Dealing with job rejection can be difficult when transitioning from your military career to a civilian, it is not an easy process. There is a lot of competition out there, and regardless of your preparation, you will face rejection. Job searching involves spending lots of time and energy into finding the right job. I have been there through the daily ups and downs of a job search and rejection. I know how you feel and I want to pass on some tips that can help you get through this tough time . I am not here to tell you that it's easy, however learning to deal with job rejection can help you to survive and remain in a healthy space during this transition.
Don't put all of your eggs in one basket: You may have your mind set on a specific company and or job thinking it is what you have been looking for. Keep an open mind and pursue several job opportunities, this may not be ideal, but it will allow you to move forward quickly if the other opportunities don’t work out. Options are what you need because they allow you to have a broader network, and this can help decrease your job search time.
It's Not Personal: Coming to terms with not landing that perfect role quickly will help you to gain a clear perspective as you move forward. Don’t take it personally; there is a job out there that more closely matches your skills. Your new job is on the way.
Regroup and revise your resume: If a couple of weeks go by and you are not receiving
any responses, then it’s time to take a look at your resume and approach. If you are receiving more no's than yes, it's time to do revisions.
Ask yourself these 4 questions:
1. Are you sending out enough resumes?
2. Where are you applying?
3. Does this company have roles that fit your skillset?
4. Are you selling yourself and military accomplishments?
Based on your answers you may need to do the following:
1. Increase the number of resumes you are sending out weekly.
2. Stop- You may be applying in the wrong places. Find companies that are hiring veterans with your skillset.
3. Look at other roles within that company that you qualify for.
4. Include your relevant military accomplishments on your resume.

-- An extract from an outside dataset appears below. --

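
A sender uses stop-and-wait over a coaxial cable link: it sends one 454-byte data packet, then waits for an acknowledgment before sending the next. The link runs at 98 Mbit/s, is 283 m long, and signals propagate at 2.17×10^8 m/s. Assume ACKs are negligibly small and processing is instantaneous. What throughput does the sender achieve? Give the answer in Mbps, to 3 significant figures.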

Expand your network: I cannot stress enough how important a network is during your
career transition. Having a strong network can help you land that ideal role in a shorter
period of time. Make connections and join groups on social media (Linkedln, Facebook),
these groups are full of employers and others that want to see you succeed. Connect and let your network know you are looking for a job, they can be your eyes, ears, and support system.
As a veteran you come highly skilled with strong leadership, and employers want to hire you; it is a matter of finding that right fit. Setbacks are opportuniites for improvement, try not to take it personally.